To ensure we respond immediately to higher-priority items entering the Sorted Set after we start our query, we read the single highest-priority message K times instead of retrieving the highest K messages all at once.
Sometimes we need to return an item to the queue instead of processing it immediately. We can't add it back into the queue until we've checked all K items - otherwise if we had to skip the first item in the queue we would check that one item K items instead of checking K different items.

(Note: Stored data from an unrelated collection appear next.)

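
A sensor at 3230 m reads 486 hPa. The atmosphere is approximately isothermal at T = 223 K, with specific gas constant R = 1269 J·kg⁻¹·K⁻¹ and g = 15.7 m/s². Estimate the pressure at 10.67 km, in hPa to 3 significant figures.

Scale height: H = RT/g = 1269 × 223 / 15.7 = 18025 m.
Between two levels, P₂ = P₁ exp(−Δz/H) with Δz = z₂ − z₁.
Δz = 10670 − 3230.0 = 7440.0 m; Δz/H = 7440.0/18025 = 0.41276.
P₂ = 486 × exp(−0.41276) = 486 × 0.66182 = 321.64 hPa.

P ≈ 322 hPa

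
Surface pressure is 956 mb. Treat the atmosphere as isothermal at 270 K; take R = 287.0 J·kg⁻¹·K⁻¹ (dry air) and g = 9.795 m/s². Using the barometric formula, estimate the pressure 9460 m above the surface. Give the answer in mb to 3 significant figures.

Scale height: H = RT/g = 287.0 × 270 / 9.795 = 7911.2 m.
Barometric formula: P = P₀ exp(−z/H).
z/H = 9460.0/7911.2 = 1.1958; exp(−1.1958) = 0.30246.
P = 956 × 0.30246 = 289.15 mb.

P ≈ 289 mb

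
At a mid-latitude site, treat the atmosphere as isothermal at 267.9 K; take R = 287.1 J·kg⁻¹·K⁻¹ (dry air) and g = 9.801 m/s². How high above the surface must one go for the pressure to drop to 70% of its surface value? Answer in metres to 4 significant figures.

z ≈ 2799 m

Scale height: H = RT/g = 287.1 × 267.9 / 9.801 = 7847.6 m.
Set P/P₀ = exp(−z/H) = 0.7, so z = −H ln(0.7).
−ln(0.7) = 0.35667; z = 7847.6 × 0.35667 = 2799.0 m.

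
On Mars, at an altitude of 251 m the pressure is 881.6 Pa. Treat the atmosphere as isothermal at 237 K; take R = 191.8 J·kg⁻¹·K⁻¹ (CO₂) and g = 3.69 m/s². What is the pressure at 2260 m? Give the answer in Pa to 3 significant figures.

P ≈ 749 Pa

Scale height: H = RT/g = 191.8 × 237 / 3.69 = 12319 m.
Between two levels, P₂ = P₁ exp(−Δz/H) with Δz = z₂ − z₁.
Δz = 2260.0 − 251.00 = 2009.0 m; Δz/H = 2009.0/12319 = 0.16308.
P₂ = 881.6 × exp(−0.16308) = 881.6 × 0.84952 = 748.94 Pa.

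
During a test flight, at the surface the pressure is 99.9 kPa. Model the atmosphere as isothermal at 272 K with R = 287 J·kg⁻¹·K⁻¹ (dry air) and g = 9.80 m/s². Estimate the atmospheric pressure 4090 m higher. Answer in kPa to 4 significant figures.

P ≈ 59.78 kPa

Scale height: H = RT/g = 287 × 272 / 9.80 = 7965.7 m.
Barometric formula: P = P₀ exp(−z/H).
z/H = 4090.0/7965.7 = 0.51345; exp(−0.51345) = 0.59843.
P = 99.9 × 0.59843 = 59.783 kPa.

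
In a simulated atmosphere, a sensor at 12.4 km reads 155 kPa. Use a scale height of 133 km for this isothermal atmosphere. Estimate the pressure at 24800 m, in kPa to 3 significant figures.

Between two levels, P₂ = P₁ exp(−Δz/H) with Δz = z₂ − z₁.
Δz = 24800 − 12400 = 12400 m; Δz/H = 12400/133000 = 0.093233.
P₂ = 155 × exp(−0.093233) = 155 × 0.91098 = 141.20 kPa.

P ≈ 141 kPa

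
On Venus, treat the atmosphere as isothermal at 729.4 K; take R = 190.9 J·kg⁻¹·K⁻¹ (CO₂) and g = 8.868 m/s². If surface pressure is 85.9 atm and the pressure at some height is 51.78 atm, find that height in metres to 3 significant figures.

Scale height: H = RT/g = 190.9 × 729.4 / 8.868 = 15702 m.
Invert the barometric formula: z = H ln(P₀/P).
P₀/P = 85.9/51.78 = 1.6589; ln(1.6589) = 0.50615.
z = 15702 × 0.50615 = 7947.6 m.

z ≈ 7950 m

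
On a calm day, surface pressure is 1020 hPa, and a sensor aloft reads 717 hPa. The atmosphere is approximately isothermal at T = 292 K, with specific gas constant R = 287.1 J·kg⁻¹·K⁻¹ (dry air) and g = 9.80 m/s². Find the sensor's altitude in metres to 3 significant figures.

z ≈ 3020 m

Scale height: H = RT/g = 287.1 × 292 / 9.80 = 8554.4 m.
Invert the barometric formula: z = H ln(P₀/P).
P₀/P = 1020/717 = 1.4226; ln(1.4226) = 0.35249.
z = 8554.4 × 0.35249 = 3015.3 m.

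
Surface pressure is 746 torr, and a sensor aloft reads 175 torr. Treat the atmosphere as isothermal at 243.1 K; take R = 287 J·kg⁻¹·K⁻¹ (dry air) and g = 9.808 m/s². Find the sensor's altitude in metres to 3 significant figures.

z ≈ 10300 m

Scale height: H = RT/g = 287 × 243.1 / 9.808 = 7113.6 m.
Invert the barometric formula: z = H ln(P₀/P).
P₀/P = 746/175 = 4.2629; ln(4.2629) = 1.4499.
z = 7113.6 × 1.4499 = 10314 m.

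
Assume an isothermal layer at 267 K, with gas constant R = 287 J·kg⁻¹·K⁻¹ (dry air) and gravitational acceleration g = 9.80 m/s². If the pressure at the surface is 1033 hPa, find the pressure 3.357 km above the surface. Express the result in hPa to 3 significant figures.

P ≈ 672 hPa

Scale height: H = RT/g = 287 × 267 / 9.80 = 7819.3 m.
Barometric formula: P = P₀ exp(−z/H).
z/H = 3357.0/7819.3 = 0.42932; exp(−0.42932) = 0.65095.
P = 1033 × 0.65095 = 672.43 hPa.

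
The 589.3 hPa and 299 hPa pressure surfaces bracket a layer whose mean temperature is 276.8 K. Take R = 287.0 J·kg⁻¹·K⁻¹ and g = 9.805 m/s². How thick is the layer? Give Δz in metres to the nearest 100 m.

Δz ≈ 5500 m

Hypsometric equation: Δz = (R T̄/g) ln(P₁/P₂).
R T̄/g = 287.0 × 276.8 / 9.805 = 8102.2 m.
ln(589.3/299) = ln(1.9709) = 0.67849.
Δz = 8102.2 × 0.67849 = 5497.3 m.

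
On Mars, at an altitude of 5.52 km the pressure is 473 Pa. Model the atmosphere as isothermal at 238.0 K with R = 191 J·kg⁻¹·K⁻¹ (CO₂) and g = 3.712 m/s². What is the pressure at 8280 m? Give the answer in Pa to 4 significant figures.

Scale height: H = RT/g = 191 × 238.0 / 3.712 = 12246 m.
Between two levels, P₂ = P₁ exp(−Δz/H) with Δz = z₂ − z₁.
Δz = 8280.0 − 5520.0 = 2760.0 m; Δz/H = 2760.0/12246 = 0.22538.
P₂ = 473 × exp(−0.22538) = 473 × 0.79821 = 377.55 Pa.

P ≈ 377.6 Pa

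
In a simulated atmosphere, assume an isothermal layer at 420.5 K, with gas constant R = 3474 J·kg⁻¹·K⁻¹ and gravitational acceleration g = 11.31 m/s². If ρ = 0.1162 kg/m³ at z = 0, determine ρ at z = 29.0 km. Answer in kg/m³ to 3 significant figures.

Scale height: H = RT/g = 3474 × 420.5 / 11.31 = 129160 m.
In an isothermal atmosphere, density decays like pressure: ρ = ρ₀ exp(−z/H).
z/H = 29000/129160 = 0.22453; exp(−0.22453) = 0.79889.
ρ = 0.1162 × 0.79889 = 0.092831 kg/m³.

ρ ≈ 0.0928 kg/m³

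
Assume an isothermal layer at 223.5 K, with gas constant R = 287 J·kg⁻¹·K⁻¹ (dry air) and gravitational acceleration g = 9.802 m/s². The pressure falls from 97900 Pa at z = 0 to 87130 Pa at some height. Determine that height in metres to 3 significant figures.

z ≈ 763 m

Scale height: H = RT/g = 287 × 223.5 / 9.802 = 6544.0 m.
Invert the barometric formula: z = H ln(P₀/P).
P₀/P = 97900/87130 = 1.1236; ln(1.1236) = 0.11654.
z = 6544.0 × 0.11654 = 762.64 m.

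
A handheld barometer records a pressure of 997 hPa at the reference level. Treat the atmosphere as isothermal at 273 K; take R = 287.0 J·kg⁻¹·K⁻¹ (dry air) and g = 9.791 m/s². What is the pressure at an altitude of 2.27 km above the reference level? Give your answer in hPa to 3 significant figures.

P ≈ 751 hPa

Scale height: H = RT/g = 287.0 × 273 / 9.791 = 8002.3 m.
Barometric formula: P = P₀ exp(−z/H).
z/H = 2270.0/8002.3 = 0.28367; exp(−0.28367) = 0.75302.
P = 997 × 0.75302 = 750.76 hPa.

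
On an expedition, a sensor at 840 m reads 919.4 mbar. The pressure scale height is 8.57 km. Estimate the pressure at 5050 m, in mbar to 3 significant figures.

P ≈ 563 mbar

Between two levels, P₂ = P₁ exp(−Δz/H) with Δz = z₂ − z₁.
Δz = 5050.0 − 840.00 = 4210.0 m; Δz/H = 4210.0/8570.0 = 0.49125.
P₂ = 919.4 × exp(−0.49125) = 919.4 × 0.61186 = 562.54 mbar.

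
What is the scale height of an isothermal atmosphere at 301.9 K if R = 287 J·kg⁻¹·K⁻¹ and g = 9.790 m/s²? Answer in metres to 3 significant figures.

The scale height of an isothermal atmosphere is H = RT/g.
H = 287 × 301.9 / 9.790 = 86645/9.790 = 8850.4 m.

H ≈ 8850 m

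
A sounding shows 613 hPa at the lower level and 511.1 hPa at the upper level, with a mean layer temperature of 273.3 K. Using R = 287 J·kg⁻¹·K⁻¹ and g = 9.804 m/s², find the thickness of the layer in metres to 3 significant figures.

Δz ≈ 1450 m

Hypsometric equation: Δz = (R T̄/g) ln(P₁/P₂).
R T̄/g = 287 × 273.3 / 9.804 = 8000.5 m.
ln(613/511.1) = ln(1.1994) = 0.18182.
Δz = 8000.5 × 0.18182 = 1454.7 m.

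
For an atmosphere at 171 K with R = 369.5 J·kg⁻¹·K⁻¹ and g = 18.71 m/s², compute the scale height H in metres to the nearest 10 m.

H ≈ 3380 m

The scale height of an isothermal atmosphere is H = RT/g.
H = 369.5 × 171 / 18.71 = 63184/18.71 = 3377.0 m.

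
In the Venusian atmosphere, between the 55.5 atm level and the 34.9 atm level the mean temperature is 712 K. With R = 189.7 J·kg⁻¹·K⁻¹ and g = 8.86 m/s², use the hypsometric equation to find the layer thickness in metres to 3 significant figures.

Hypsometric equation: Δz = (R T̄/g) ln(P₁/P₂).
R T̄/g = 189.7 × 712 / 8.86 = 15245 m.
ln(55.5/34.9) = ln(1.5903) = 0.46392.
Δz = 15245 × 0.46392 = 7072.5 m.

Δz ≈ 7070 m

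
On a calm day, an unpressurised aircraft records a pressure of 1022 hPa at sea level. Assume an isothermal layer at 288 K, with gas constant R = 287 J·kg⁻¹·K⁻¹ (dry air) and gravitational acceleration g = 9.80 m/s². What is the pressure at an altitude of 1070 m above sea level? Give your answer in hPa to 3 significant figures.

P ≈ 900 hPa

Scale height: H = RT/g = 287 × 288 / 9.80 = 8434.3 m.
Barometric formula: P = P₀ exp(−z/H).
z/H = 1070.0/8434.3 = 0.12686; exp(−0.12686) = 0.88086.
P = 1022 × 0.88086 = 900.24 hPa.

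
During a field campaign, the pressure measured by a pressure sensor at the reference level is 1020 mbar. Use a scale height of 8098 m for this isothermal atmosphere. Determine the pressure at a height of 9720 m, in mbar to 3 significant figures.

Barometric formula: P = P₀ exp(−z/H).
z/H = 9720.0/8098.0 = 1.2003; exp(−1.2003) = 0.30110.
P = 1020 × 0.30110 = 307.12 mbar.

P ≈ 307 mbar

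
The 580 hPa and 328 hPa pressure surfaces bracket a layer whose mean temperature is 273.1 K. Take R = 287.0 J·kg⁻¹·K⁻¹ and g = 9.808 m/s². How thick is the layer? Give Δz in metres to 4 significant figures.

Hypsometric equation: Δz = (R T̄/g) ln(P₁/P₂).
R T̄/g = 287.0 × 273.1 / 9.808 = 7991.4 m.
ln(580/328) = ln(1.7683) = 0.57002.
Δz = 7991.4 × 0.57002 = 4555.3 m.

Δz ≈ 4555 m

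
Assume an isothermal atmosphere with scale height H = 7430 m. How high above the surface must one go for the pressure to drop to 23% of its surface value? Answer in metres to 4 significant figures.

z ≈ 10920 m

Set P/P₀ = exp(−z/H) = 0.23, so z = −H ln(0.23).
−ln(0.23) = 1.4697; z = 7430.0 × 1.4697 = 10920 m.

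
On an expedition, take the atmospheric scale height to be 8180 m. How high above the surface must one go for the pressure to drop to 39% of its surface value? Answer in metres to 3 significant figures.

z ≈ 7700 m

Set P/P₀ = exp(−z/H) = 0.39, so z = −H ln(0.39).
−ln(0.39) = 0.94161; z = 8180.0 × 0.94161 = 7702.4 m.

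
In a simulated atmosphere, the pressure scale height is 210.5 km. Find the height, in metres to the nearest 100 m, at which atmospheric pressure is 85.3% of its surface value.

Set P/P₀ = exp(−z/H) = 0.853, so z = −H ln(0.853).
−ln(0.853) = 0.15900; z = 210500 × 0.15900 = 33470 m.

z ≈ 33500 m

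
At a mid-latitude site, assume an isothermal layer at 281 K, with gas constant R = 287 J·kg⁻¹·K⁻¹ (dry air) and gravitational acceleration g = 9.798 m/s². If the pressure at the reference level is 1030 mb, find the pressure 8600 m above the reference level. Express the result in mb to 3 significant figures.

P ≈ 362 mb

Scale height: H = RT/g = 287 × 281 / 9.798 = 8231.0 m.
Barometric formula: P = P₀ exp(−z/H).
z/H = 8600.0/8231.0 = 1.0448; exp(−1.0448) = 0.35176.
P = 1030 × 0.35176 = 362.31 mb.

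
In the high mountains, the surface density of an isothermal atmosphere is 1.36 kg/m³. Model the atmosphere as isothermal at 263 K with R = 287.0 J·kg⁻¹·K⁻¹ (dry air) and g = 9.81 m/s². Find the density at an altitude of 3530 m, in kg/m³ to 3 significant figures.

ρ ≈ 0.860 kg/m³

Scale height: H = RT/g = 287.0 × 263 / 9.81 = 7694.3 m.
In an isothermal atmosphere, density decays like pressure: ρ = ρ₀ exp(−z/H).
z/H = 3530.0/7694.3 = 0.45878; exp(−0.45878) = 0.63205.
ρ = 1.36 × 0.63205 = 0.85959 kg/m³.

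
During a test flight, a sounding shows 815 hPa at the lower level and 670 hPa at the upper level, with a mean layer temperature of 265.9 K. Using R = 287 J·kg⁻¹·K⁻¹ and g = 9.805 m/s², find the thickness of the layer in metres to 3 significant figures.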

Currently we're copying each item we return to a separate "work list". Items that get processed are removed from both the priority queue and the work list. Items that need to be skipped are only removed from the priority queue. After we've checked K items, we copy anything left in the "work list" back to the priority queue. That's currently being done with a ZUNIONSTORE because it's the simplest option provided by Redis that accomplishes our goals.
I'm concerned about the worst-case performance of ZUNIONSTORE being worse than the ZRANGE + ZADD approach for large N. ZUNIONSTORE documents the semantics we need and avoids the network overhead of reading everything out of Redis only to immediately send it all back to Redis to be added. However, given historical data N could be much larger than K at peak usage.
If Redis can recognize this case and performs appropriately I don't need to do anything. If not, I'll have to roll my own UNION code. Can I expect ZUNIONSTORE to perform similarly to ZRANGE + ZADD when one of the sources and the destination are the same, or do I have to ask Redis to explicitly add every element of the other source to the destination to get that behaviour?
StackOverflow mandated "what you've tried" field follows
Pseudocode
Various processes add N items to the priority queue "queue"
"buffer" is initially empty
for int i = 1 to k
item = ZRANGE queue 1 1
ZADD buffer item.key item.score
ZREM queue item.key // Remove item by key in case another thread added higher priority item.
if (processItem(item))
ZREM buffer item.key
// All entries processed or skipped for future processing.
// Add skipped items in buffer back to queue.
ZUNION queue queue buffer
Alternative to last line that I am curious about:
bufferItems[] = ZRANGE buffer 0 -1
ZADD queue bufferItems[]
Does Redis optimize ZUNIONSTORE to the same as ZRANGE + ZADD when the destination is the same as one of the sources and one set is small
No. You can take a look at Redis source code here.
ZUNIONSTORE
calls zunionInterDiffGenericCommand
with an SET_OP_UNION
argument.
Next, look at zunionInterDiffGenericCommand
here.
Specifically - take a look at the SET_OP_UNION
implementation here.
The code is straightforward and you can see that no such optimization is taking place.